GAZ Group in April unveiled the second generation of its light commercial vehicle (LCV), the Gazelle Next. And even if the new model doesn’t turn out to be the nationwide best-seller in Russia that its predecessor was, it has come to the market at the right time. 

“The market was waiting for something new,” says Airat Khalikov, a Moscow-based Veles Capital analyst. “The previous Gazelle was outdated and was being ousted by foreign makes, [such as] Ford and others.”

GAZ broke into the LCV market in the post-Soviet era of the early 1990s, when there was no LCV market to speak of. The few dozen thousand such vehicles that were produced were mostly used as special-purpose vehicles. However, the number of small companies in Russia mushroomed and the undemanding, cheap commercial vehicle offered by GAZ proved popular.

With some parts poached from the Volga car also made by GAZ, simplifying servicing the vehicle, the Gazelle became a success. Over the next 20 years, more than 1.5 million Gazelles were produced and the brand entered the Russian language as a word for  “light truck.” A few spin-offs appeared, too — the Sobol people carrier and the medium-heavy Valdai truck, for example.

Still the unchallenged leader in the LCV segment, by 2012 some 90,200 Gazelle LCVs had been sold, according to the Association of European Businesses. But as the Gazelle dated and buyers became more demanding, GAZ lost market share to foreign rivals — in 2012, Volkswagen, Ford, Peugeot and Fiat sold 44,800 LCVs in Russia, with Volkswagen increasing its sales by 31 percent (to 16,100). Gazelle sales, meanwhile, stayed the same. 

And so the Gazelle, which initially used only domestically made parts, went through several modifications, at a total cost of five billion rubles ($150 million). 

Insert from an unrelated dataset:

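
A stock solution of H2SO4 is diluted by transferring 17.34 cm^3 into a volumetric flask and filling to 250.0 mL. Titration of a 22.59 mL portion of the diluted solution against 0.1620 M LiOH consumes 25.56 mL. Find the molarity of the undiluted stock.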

The result is a complete restyling: it has a diesel engine from Cummins, ZF steering, Mando dampeners, Anvis anti-vibration parts, Bosch and Mando brake elements, a CSA Castellon adjustable steering column, a Sachs clutch, Takata safety belts, a Delphi climate system and an Isringhausen driver’s seat. 

Both the old and the new models will be assembled on the same line. “Our models have a great future both inside the country and, I hope, abroad… We are working to make such changes in all the production spheres, and GAZ is an absolute example for all the other sectors,” said Prime Minister Dmitry Medvedev at the launch of the new Gazelle.

GAZ is already pushing ahead with exports. In autumn 2012, GAZ Group President Bo Andersson said the CIS accounts for about 15–20 percent of its sales. In addition, the company plans to export to Europe, where the Cummins engine, which matches the Euro-5 standard, should be quite competitive. 

“A very strong argument in favor of buying Gazelles is that all our vehicles are getting more and more parts from various European suppliers,” says Mr. Andersson. 

In November 2012, GAZ began exporting Gazelles to Turkey.  And with the launch of the more competitive Gazelle Next the company will target Poland and Germany.

Its producer points out that the Gazelle Next offers the best guarantee terms in its class: now in Russia it includes three years or 150,000 kilometers. “Priced at €19,000, the vehicle is in a class of its own, because European and American LCVs cost at least 30 percent more,”  said GAZ Group in a statement.